Me Talk Pretty One Day was my favorite essay of the week and arguably of the course. I laughed so hard in moments that I actually cried. Again, I never took French but Sedaris’s details made it so that I didn’t have to in order to totally get what he was saying. Through description, Sedaris drew his experiences onto the page in scenes, much like a screenwriter. I love the way he portrays his French teacher to us. He skips past or fast forwards through most of the physical descriptions of her and his classmates and instead describes their actions and words to make his points about them. All of the parts when he missed something in French altogether and chose to translate it to us as an obviously inaudible or incoherent “meinslsxp” or “lgpdmurct” instead of simply saying he didn’t catch the word or phrase was genius! It put me in the moment and I felt like I also didn’t catch the word or phrase. This is exactly how I felt time after time in Spanish class, too. I also loved when he and his classmates were bonding over their language difficulties and similar negative classroom experiences. He says “it was a conversation commonly overheard at a refugee camp” and that detail was both awful and awesome as it fit the moment perfectly. I couldn’t help but picture Sedaris and his classmates huddled in a corner struggling along in their broken French trying to communicate with each other about this shared experience. There are so many awesome moments in this piece when Sedaris’s unique eye for detail and description allowed me to visualize his story, feel his struggle and picture his experience in my head.

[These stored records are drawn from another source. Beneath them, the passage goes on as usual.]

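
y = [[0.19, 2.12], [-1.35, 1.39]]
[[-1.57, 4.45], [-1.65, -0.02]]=y @ [[0.42, 1.99],[-0.78, 1.92]]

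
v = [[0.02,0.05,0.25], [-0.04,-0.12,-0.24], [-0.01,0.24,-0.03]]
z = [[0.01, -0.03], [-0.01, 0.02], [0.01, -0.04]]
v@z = [[0.0, -0.01],[-0.00, 0.01],[-0.00, 0.01]]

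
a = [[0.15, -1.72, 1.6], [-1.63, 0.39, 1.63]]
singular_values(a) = [2.68, 1.95]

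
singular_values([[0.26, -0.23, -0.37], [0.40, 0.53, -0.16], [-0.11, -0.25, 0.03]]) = [0.74, 0.51, 0.02]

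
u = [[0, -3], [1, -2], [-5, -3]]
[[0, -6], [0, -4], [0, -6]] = u@[[0, 0], [0, 2]]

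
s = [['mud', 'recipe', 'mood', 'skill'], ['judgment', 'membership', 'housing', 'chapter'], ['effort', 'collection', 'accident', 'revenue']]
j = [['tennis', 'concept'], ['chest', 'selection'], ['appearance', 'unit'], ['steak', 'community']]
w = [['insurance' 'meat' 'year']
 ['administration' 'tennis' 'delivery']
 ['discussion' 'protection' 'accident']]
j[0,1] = 'concept'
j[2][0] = 'appearance'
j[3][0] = 'steak'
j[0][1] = 'concept'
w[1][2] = 'delivery'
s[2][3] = 'revenue'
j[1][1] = 'selection'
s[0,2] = 'mood'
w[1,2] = 'delivery'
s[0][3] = 'skill'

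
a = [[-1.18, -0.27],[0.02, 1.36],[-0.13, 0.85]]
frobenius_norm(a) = 2.01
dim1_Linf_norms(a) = [1.18, 1.36, 0.85]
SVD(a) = [[0.29, 0.95], [-0.82, 0.19], [-0.5, 0.24]] @ diag([1.6396042358069987, 1.1689302587938035]) @ [[-0.18, -0.98],[-0.98, 0.18]]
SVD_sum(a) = [[-0.09, -0.47], [0.24, 1.32], [0.15, 0.80]] + [[-1.09, 0.20], [-0.22, 0.04], [-0.28, 0.05]]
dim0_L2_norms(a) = [1.19, 1.63]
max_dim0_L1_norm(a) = 2.48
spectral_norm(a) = 1.64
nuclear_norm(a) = 2.81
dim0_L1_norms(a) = [1.33, 2.48]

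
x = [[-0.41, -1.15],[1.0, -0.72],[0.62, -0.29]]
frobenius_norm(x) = 1.86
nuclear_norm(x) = 2.61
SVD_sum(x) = [[0.4, -0.62], [0.63, -0.96], [0.32, -0.49]] + [[-0.81,-0.53], [0.37,0.24], [0.3,0.2]]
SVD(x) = [[-0.50, 0.86], [-0.77, -0.39], [-0.39, -0.32]] @ diag([1.4851915177180286, 1.1276994970728764]) @ [[-0.55, 0.84], [-0.84, -0.55]]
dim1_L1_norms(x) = [1.56, 1.72, 0.91]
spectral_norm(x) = 1.49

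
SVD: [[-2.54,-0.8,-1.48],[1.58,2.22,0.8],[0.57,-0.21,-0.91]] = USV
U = [[-0.74, -0.65, 0.19], [0.68, -0.70, 0.24], [-0.02, 0.3, 0.95]]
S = [3.96, 1.31, 1.07]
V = [[0.74, 0.53, 0.42], [0.54, -0.83, 0.09], [0.4, 0.16, -0.9]]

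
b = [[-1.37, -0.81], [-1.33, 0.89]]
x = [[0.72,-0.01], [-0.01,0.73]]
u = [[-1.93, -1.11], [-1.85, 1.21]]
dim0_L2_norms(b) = [1.91, 1.2]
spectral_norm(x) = 0.74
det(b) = -2.30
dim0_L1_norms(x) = [0.73, 0.74]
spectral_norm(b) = 1.91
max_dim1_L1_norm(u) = 3.06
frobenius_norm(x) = 1.03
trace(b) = -0.48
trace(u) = -0.72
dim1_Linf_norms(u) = [1.93, 1.85]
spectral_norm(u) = 2.67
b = x @ u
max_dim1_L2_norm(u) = 2.23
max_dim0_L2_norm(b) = 1.91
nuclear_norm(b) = 3.11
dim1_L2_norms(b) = [1.59, 1.6]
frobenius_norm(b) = 2.26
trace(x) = 1.45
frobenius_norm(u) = 3.14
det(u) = -4.39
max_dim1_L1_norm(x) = 0.74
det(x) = 0.53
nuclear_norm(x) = 1.45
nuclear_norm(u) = 4.32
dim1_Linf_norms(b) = [1.37, 1.33]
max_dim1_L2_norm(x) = 0.73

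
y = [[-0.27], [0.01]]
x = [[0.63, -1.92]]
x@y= [[-0.19]]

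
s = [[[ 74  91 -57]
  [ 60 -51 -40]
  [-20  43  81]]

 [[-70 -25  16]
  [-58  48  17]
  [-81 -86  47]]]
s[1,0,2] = 16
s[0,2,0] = -20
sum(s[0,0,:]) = 108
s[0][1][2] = -40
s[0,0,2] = -57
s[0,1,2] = -40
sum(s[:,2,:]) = -16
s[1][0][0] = -70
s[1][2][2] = 47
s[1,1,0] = -58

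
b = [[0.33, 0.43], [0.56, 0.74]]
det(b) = 0.003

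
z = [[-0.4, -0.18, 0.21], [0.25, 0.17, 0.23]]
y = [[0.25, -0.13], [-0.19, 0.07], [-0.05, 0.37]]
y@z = [[-0.13, -0.07, 0.02], [0.09, 0.05, -0.02], [0.11, 0.07, 0.07]]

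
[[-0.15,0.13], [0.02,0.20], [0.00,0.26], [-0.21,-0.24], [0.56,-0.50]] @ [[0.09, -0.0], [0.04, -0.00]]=[[-0.01, 0.00], [0.01, 0.00], [0.01, 0.0], [-0.03, 0.0], [0.03, 0.00]]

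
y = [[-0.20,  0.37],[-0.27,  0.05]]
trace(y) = -0.15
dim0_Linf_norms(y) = [0.27, 0.37]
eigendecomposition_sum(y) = [[(-0.1+0.13j), (0.18+0.05j)], [-0.14-0.03j, (0.02+0.16j)]] + [[-0.10-0.13j, 0.18-0.05j], [(-0.14+0.03j), 0.02-0.16j]]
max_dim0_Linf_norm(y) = 0.37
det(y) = 0.09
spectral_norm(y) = 0.46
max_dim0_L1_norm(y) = 0.47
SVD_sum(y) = [[-0.27, 0.31],  [-0.14, 0.16]] + [[0.07, 0.06], [-0.13, -0.11]]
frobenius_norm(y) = 0.50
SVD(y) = [[-0.89, -0.46], [-0.46, 0.89]] @ diag([0.46330068876925845, 0.19404244841253332]) @ [[0.65, -0.76], [-0.76, -0.65]]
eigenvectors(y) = [[(0.76+0j),0.76-0.00j], [(0.26+0.6j),0.26-0.60j]]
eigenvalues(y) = [(-0.08+0.29j), (-0.08-0.29j)]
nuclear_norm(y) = 0.66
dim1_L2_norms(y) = [0.42, 0.27]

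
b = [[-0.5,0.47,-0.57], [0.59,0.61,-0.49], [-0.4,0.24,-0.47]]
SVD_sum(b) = [[-0.14, 0.53, -0.6],[-0.12, 0.42, -0.48],[-0.10, 0.37, -0.43]] + [[-0.35, -0.09, 0.0], [0.7, 0.19, -0.00], [-0.31, -0.08, 0.00]] + [[-0.01, 0.04, 0.03], [0.00, -0.00, -0.00], [0.01, -0.05, -0.04]]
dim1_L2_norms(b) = [0.89, 0.98, 0.66]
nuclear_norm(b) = 2.15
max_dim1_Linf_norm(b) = 0.61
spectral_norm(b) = 1.19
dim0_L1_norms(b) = [1.49, 1.32, 1.53]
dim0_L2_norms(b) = [0.87, 0.81, 0.89]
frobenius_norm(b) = 1.48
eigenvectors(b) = [[0.31, 0.78, -0.23], [0.95, -0.1, 0.67], [0.08, 0.62, 0.71]]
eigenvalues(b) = [0.76, -1.01, -0.11]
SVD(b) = [[-0.68, 0.41, -0.60], [-0.55, -0.83, 0.05], [-0.48, 0.37, 0.8]] @ diag([1.1925912567427062, 0.8748366589893503, 0.08358776482957443]) @ [[0.18, -0.65, 0.74],[-0.97, -0.26, 0.00],[0.19, -0.72, -0.67]]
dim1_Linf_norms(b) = [0.57, 0.61, 0.47]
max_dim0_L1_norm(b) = 1.53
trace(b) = -0.36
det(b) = 0.09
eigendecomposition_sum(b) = [[0.15, 0.22, -0.16], [0.45, 0.65, -0.47], [0.04, 0.06, -0.04]] + [[-0.63, 0.25, -0.44], [0.08, -0.03, 0.05], [-0.5, 0.2, -0.35]] + [[-0.02, 0.0, 0.03], [0.06, -0.01, -0.08], [0.06, -0.01, -0.08]]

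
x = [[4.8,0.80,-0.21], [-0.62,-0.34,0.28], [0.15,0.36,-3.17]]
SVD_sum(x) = [[4.73, 0.86, -0.64], [-0.68, -0.12, 0.09], [0.61, 0.11, -0.08]] + [[0.06, -0.04, 0.43], [0.03, -0.02, 0.21], [-0.46, 0.27, -3.09]] + [[0.00, -0.03, -0.00], [0.03, -0.2, -0.02], [0.0, -0.02, -0.0]]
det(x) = 3.19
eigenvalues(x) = [4.7, -0.21, -3.2]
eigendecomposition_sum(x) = [[4.79, 0.75, -0.10], [-0.59, -0.09, 0.01], [0.06, 0.01, -0.00]] + [[0.0,  0.03,  0.0],  [-0.03,  -0.21,  -0.02],  [-0.0,  -0.02,  -0.0]] + [[0.0, 0.01, -0.11],[-0.01, -0.03, 0.29],[0.09, 0.37, -3.17]]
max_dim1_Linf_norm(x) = 4.8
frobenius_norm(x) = 5.87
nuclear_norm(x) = 8.31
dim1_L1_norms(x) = [5.81, 1.24, 3.68]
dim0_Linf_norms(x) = [4.8, 0.8, 3.17]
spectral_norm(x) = 4.94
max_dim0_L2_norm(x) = 4.84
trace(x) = 1.29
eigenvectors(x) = [[0.99, 0.15, 0.04],  [-0.12, -0.98, -0.09],  [0.01, -0.11, 1.00]]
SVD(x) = [[-0.98, -0.14, 0.13], [0.14, -0.07, 0.99], [-0.13, 0.99, 0.09]] @ diag([4.9414903968670085, 3.169188714013673, 0.20350811443155203]) @ [[-0.98,-0.18,0.13],[-0.15,0.08,-0.99],[0.16,-0.98,-0.11]]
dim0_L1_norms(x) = [5.57, 1.5, 3.66]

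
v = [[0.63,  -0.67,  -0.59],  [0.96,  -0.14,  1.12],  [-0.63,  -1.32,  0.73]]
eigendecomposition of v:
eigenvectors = [[0.72+0.00j, -0.05+0.40j, (-0.05-0.4j)],[(-0.06+0j), (0.71+0j), (0.71-0j)],[(-0.69+0j), 0.12+0.57j, 0.12-0.57j]]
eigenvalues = [(1.26+0j), (-0.02+1.44j), (-0.02-1.44j)]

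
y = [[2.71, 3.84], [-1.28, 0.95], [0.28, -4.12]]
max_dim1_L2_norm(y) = 4.7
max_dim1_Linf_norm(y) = 4.12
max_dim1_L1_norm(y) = 6.55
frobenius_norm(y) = 6.46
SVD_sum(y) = [[1.32, 4.27], [0.16, 0.51], [-1.14, -3.68]] + [[1.39, -0.43], [-1.44, 0.44], [1.42, -0.44]]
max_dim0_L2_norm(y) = 5.71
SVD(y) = [[-0.75, 0.57], [-0.09, -0.59], [0.65, 0.58]] @ diag([5.924756952270829, 2.565278748307574]) @ [[-0.29, -0.96], [0.96, -0.29]]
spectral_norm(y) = 5.92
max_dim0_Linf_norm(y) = 4.12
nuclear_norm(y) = 8.49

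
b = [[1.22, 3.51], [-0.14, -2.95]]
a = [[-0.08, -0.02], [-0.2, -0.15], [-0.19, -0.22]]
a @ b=[[-0.09,  -0.22], [-0.22,  -0.26], [-0.2,  -0.02]]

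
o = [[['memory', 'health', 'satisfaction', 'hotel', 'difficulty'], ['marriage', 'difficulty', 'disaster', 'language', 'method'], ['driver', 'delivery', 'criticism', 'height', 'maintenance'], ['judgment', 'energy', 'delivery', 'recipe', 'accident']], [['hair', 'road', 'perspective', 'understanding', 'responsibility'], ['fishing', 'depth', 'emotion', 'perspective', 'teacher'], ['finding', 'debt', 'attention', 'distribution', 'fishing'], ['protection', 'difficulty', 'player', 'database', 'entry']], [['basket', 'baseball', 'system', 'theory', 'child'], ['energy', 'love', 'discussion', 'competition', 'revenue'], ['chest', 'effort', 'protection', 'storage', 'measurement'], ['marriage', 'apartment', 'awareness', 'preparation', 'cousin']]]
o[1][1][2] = 'emotion'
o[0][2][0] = 'driver'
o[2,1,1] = 'love'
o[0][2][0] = 'driver'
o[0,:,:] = [['memory', 'health', 'satisfaction', 'hotel', 'difficulty'], ['marriage', 'difficulty', 'disaster', 'language', 'method'], ['driver', 'delivery', 'criticism', 'height', 'maintenance'], ['judgment', 'energy', 'delivery', 'recipe', 'accident']]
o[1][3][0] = 'protection'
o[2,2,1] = 'effort'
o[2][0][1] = 'baseball'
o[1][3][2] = 'player'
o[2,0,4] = 'child'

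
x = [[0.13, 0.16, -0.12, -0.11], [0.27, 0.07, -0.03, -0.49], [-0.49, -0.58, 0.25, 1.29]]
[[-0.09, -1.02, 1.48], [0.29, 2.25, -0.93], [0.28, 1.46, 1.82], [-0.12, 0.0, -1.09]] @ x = [[-1.01, -0.94, 0.41, 2.42], [1.10, 0.74, -0.33, -2.33], [-0.46, -0.91, 0.38, 1.60], [0.52, 0.61, -0.26, -1.39]]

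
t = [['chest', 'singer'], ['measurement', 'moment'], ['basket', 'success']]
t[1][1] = 'moment'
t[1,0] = 'measurement'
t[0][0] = 'chest'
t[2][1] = 'success'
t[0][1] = 'singer'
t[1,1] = 'moment'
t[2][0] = 'basket'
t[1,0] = 'measurement'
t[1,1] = 'moment'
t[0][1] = 'singer'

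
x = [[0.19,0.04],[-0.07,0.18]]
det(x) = 0.037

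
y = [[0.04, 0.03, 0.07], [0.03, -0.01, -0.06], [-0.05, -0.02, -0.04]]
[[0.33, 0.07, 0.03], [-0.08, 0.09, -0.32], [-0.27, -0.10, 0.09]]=y@ [[3.09, 2.3, -3.35],[0.34, -0.25, -4.95],[2.76, -0.26, 4.5]]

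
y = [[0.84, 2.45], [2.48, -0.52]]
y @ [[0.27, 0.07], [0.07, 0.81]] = [[0.4, 2.04], [0.63, -0.25]]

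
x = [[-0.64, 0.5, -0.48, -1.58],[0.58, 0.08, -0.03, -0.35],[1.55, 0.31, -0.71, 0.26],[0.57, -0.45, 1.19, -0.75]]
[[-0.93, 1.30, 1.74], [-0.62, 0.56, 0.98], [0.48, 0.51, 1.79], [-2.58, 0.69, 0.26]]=x@ [[-0.45, 0.39, 0.90],  [1.15, 0.79, 2.16],  [-0.67, 0.19, 0.09],  [1.34, -0.79, -0.81]]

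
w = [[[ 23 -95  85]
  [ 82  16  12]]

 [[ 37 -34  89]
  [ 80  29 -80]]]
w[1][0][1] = -34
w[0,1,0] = 82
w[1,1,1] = 29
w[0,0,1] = -95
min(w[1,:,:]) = -80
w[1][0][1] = -34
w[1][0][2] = 89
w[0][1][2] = 12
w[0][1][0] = 82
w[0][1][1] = 16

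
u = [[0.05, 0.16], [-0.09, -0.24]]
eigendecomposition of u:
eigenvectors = [[0.93, -0.58], [-0.37, 0.82]]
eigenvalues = [-0.01, -0.18]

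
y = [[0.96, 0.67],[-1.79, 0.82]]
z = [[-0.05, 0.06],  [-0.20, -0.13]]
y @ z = [[-0.18, -0.03], [-0.07, -0.21]]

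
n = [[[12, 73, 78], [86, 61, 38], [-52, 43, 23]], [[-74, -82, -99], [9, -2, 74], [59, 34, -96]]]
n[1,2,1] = 34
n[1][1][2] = 74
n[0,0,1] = 73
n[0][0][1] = 73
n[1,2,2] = -96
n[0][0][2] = 78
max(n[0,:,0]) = 86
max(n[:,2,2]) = 23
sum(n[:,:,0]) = 40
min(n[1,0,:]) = -99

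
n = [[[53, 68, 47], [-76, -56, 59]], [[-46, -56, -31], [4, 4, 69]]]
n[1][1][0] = 4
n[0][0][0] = 53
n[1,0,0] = -46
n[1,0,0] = -46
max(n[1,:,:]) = 69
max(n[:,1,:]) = 69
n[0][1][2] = 59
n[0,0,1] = 68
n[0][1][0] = -76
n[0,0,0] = 53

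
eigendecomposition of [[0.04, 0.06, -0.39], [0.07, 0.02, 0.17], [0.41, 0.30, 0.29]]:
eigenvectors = [[(-0.7+0j),(-0.7-0j),(0.6+0j)], [(0.25+0.12j),(0.25-0.12j),(-0.8+0j)], [0.31+0.58j,(0.31-0.58j),(-0.02+0j)]]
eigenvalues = [(0.19+0.31j), (0.19-0.31j), (-0.03+0j)]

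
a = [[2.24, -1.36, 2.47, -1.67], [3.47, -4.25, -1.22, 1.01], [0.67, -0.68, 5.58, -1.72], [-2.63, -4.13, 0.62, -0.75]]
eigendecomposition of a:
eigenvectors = [[0.26-0.01j, 0.26+0.01j, 0.43+0.00j, 0.54+0.00j], [(0.26-0.46j), 0.26+0.46j, 0.20+0.00j, (0.07+0j)], [(0.16+0.01j), (0.16-0.01j), (-0.43+0j), (0.82+0j)], [0.79+0.00j, (0.79-0j), -0.77+0.00j, -0.17+0.00j]]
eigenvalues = [(-2.82+2.43j), (-2.82-2.43j), (2.14+0j), (6.32+0j)]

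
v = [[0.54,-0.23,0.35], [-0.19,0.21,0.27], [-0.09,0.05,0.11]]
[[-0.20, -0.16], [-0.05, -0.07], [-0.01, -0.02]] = v @ [[-0.24,-0.2],  [-0.10,-0.19],  [-0.28,-0.26]]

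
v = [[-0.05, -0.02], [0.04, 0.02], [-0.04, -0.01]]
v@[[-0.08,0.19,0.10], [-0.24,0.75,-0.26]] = [[0.01,-0.02,0.0], [-0.01,0.02,-0.00], [0.01,-0.02,-0.00]]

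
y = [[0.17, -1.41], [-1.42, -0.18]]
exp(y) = [[2.43, -1.93],[-1.94, 1.95]]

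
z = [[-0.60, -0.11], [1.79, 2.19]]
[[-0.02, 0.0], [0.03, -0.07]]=z@[[0.04, -0.0],[-0.02, -0.03]]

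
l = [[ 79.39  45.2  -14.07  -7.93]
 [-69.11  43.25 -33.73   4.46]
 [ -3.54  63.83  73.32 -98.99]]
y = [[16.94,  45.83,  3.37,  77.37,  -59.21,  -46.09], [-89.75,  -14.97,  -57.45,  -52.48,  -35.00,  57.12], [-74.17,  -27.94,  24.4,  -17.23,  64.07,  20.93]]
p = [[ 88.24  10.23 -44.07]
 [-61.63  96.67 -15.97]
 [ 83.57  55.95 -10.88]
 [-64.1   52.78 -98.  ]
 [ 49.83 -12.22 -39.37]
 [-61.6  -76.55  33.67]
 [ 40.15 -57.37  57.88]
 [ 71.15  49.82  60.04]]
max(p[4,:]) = 49.83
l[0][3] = -7.93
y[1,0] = -89.75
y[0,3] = 77.37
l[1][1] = 43.25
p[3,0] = -64.1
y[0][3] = 77.37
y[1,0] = -89.75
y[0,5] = -46.09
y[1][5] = 57.12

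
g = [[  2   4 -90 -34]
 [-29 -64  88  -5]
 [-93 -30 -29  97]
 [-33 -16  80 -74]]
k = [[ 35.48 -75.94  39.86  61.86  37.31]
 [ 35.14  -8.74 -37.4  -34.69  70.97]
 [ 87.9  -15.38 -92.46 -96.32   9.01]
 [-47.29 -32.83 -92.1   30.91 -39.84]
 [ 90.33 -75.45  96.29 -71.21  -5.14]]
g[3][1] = -16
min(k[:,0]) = -47.29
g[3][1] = -16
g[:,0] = [2, -29, -93, -33]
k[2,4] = 9.01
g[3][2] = 80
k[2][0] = 87.9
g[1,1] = -64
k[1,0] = 35.14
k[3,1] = -32.83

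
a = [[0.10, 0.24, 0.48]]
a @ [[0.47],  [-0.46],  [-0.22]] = [[-0.17]]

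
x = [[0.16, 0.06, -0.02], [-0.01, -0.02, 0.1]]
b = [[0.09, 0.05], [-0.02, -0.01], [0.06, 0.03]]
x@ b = [[0.01, 0.01], [0.01, 0.00]]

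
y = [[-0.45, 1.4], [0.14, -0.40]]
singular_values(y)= [1.53, 0.01]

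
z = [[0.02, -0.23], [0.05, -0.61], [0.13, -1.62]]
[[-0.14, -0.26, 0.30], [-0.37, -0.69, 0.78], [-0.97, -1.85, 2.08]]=z @ [[0.23, 1.0, 0.04],[0.62, 1.22, -1.28]]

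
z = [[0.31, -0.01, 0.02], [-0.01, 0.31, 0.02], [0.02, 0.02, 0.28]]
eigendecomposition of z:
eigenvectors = [[0.91, -0.41, 0.02], [-0.18, -0.41, 0.89], [0.37, 0.82, 0.45]]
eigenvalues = [0.32, 0.26, 0.32]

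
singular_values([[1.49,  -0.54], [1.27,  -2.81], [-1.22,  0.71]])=[3.54, 1.23]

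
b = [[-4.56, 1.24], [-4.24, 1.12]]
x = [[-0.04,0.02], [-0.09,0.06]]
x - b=[[4.52, -1.22],[4.15, -1.06]]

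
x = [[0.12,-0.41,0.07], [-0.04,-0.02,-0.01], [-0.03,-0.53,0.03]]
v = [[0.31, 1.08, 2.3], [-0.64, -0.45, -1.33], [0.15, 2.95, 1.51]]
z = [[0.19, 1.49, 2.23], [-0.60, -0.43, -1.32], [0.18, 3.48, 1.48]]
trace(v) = 1.37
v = z + x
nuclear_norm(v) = 6.07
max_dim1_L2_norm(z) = 3.79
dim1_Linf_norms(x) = [0.41, 0.04, 0.53]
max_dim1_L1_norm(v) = 4.61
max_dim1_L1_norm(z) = 5.14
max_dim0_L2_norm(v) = 3.17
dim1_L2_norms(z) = [2.69, 1.51, 3.79]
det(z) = -2.76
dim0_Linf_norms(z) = [0.6, 3.48, 2.23]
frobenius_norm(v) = 4.47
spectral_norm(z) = 4.62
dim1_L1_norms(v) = [3.69, 2.42, 4.61]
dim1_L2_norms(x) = [0.43, 0.05, 0.53]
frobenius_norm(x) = 0.69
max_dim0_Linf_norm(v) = 2.95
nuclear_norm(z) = 6.55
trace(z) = 1.24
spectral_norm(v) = 4.18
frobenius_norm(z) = 4.88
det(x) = 0.00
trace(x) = 0.13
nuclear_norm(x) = 0.80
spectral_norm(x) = 0.68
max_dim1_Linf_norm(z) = 3.48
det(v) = -2.35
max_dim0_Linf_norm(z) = 3.48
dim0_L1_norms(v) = [1.1, 4.48, 5.14]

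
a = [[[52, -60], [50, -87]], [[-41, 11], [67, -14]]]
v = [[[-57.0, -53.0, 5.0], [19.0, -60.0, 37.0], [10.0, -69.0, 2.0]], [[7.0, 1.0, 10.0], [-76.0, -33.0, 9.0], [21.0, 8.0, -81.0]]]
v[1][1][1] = -33.0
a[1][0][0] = -41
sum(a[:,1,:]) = 16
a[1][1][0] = 67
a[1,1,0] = 67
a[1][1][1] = -14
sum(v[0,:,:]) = -166.0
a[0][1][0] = 50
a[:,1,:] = [[50, -87], [67, -14]]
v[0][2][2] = 2.0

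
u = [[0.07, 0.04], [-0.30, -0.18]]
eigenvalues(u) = [0.01, -0.12]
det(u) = -0.00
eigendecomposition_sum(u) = [[0.01, 0.0], [-0.01, -0.00]] + [[0.06,0.04], [-0.29,-0.18]]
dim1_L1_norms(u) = [0.11, 0.48]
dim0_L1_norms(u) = [0.37, 0.22]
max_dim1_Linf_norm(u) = 0.3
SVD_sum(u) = [[0.07, 0.04], [-0.3, -0.18]] + [[0.00, -0.0], [0.00, -0.00]]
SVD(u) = [[-0.22,0.97], [0.97,0.22]] @ diag([0.35902257182077074, 0.0016712041166579775]) @ [[-0.86, -0.51], [0.51, -0.86]]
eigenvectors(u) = [[0.53, -0.21], [-0.85, 0.98]]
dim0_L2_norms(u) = [0.31, 0.18]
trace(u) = -0.11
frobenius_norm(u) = 0.36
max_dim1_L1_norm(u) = 0.48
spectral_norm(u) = 0.36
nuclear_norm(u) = 0.36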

In The Tapeworm Is In, Sedaris takes us further into his journey and struggle to learn French. Through his details and descriptions, he makes it easy to picture him feeling totally out of place when he writes: “I’d been wrongly cast in an international Pepsi commercial.” Then he brings us with him as he walks around New York and later Paris with his Walkman on as he listens to audio books in French in an attempt to deter people from talking to him and also to further immerse himself into the language to speed up his learning. He describes his thoughts and his experiences along the way and his details make it all so vivid and alive that it’s easy and fun to go with him on the journey. Having lived, worked and taken public transportation in New York City, this line struck me as absolutely perfect: “Left alone and forced to wonder what everyone was screaming about, I found walking through New York became a real pleasure.” Largely in part to his unique details and descriptions, I found this essay humorous and his story and struggle relatable and easy to picture. The essay climaxes as Sedaris goes from audio books to the pocket medical guide as a desperate measure to obtain even more language lessons. Sedaris all but demands we picture him here: “That’s me at the glittering party, refilling my champagne glass and turning to ask my host if he’s noticed any unusual discharge.” And I almost died laughing when he said and then repeated the line at, fittingly, the end of the essay: “Has anything else been inserted into your anus?” In this essay, Sedaris strings together detail after detail and uses them to paint vivid pictures of his experiences, to take us happily along with him and to make us laugh both at him and with him.

Works Cited:

Didion, Joan. Slouching Towards Bethlehem. New York: Farrar, Straus and Giroux, 2008.

Sedaris, David. Me Talk Pretty One Day. New York: Little, Brown and Company, 2001.